What I saw:
- My clothes on the floor next to the bed.
- A pile of papers and books on the coffee table.
- Cream swirling into my coffee.
- Larry lying on the sofa.
- A stack of newspapers under his feet.
- The cat lying on the back of the sofa, above Larry's head.
- Cyclist in my way as I ran.
- A bowl of crips at G's.
- A table set for four.
- A white black cab stopping to take us home.
#8: A Bowl of Crisps at G's
Potato chips, 'crisps' because I'm in England now, beckon to me. They sit on the end table in G's living room. I haven't been there since camping out last December after the fire at ours.

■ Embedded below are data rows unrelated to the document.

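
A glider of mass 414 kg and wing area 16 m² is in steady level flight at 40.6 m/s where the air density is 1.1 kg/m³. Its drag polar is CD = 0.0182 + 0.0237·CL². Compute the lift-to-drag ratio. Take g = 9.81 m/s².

L/D = 14

Weight W = mg = 414 × 9.81 = 4061.3 N; in level flight L = W.
Dynamic pressure q = 0.5 × 1.1 × 40.6² = 906.6 Pa.
CL = W/(q·S) = 4061.3 / (906.6 × 16) = 0.28.
CD = 0.0182 + 0.0237 × 0.28² = 0.02006.
L/D = CL/CD = 0.28 / 0.02006 = 14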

J is on the sofa, next to Larry. G is in the kitchen, apologizing that dinner is going to be late. His iPod in in the Bose player on the bookshelf to my left.
I want the crisps, but they're not on my reducing plan. Neither is the red wine I'm drinking. We'll call this a cheat evening rather than a cheat day — and I did run seven miles today, faster than I had planned.
I have pistachios instead. They are delicious and I'm thankful they're not cashews, because I'd be downing them by the handful. Larry and J are talking about the insurance market (J's job) and I want more wine. The shell dish (brown ceramic, just like the two next to it that harbor nuts and crisps) is filling up while the pistachios slowly disappear inside my gut.
G moves my wine glass to a coaster, saying, "Sorry to be an old woman about that."
"Not at all, it's your house," I say, instead of telling him it's stemware and therefore won't leave a mark. You don't need coasters with wine glasses.
He changes the music to something I've never heard before, but would be happy to play on a rainy afternoon at home. Which, being England, never happens. An indy band that sounds like something you'd slit your wrists to. "Is it too dour?" G asks.
"No, I like suicide dinner music," I say. The potato chips' siren call is too tempting and I start to slide down the slippery slope of having just the one. Mmm. Salt and crispy fat. So much for the reducing plan.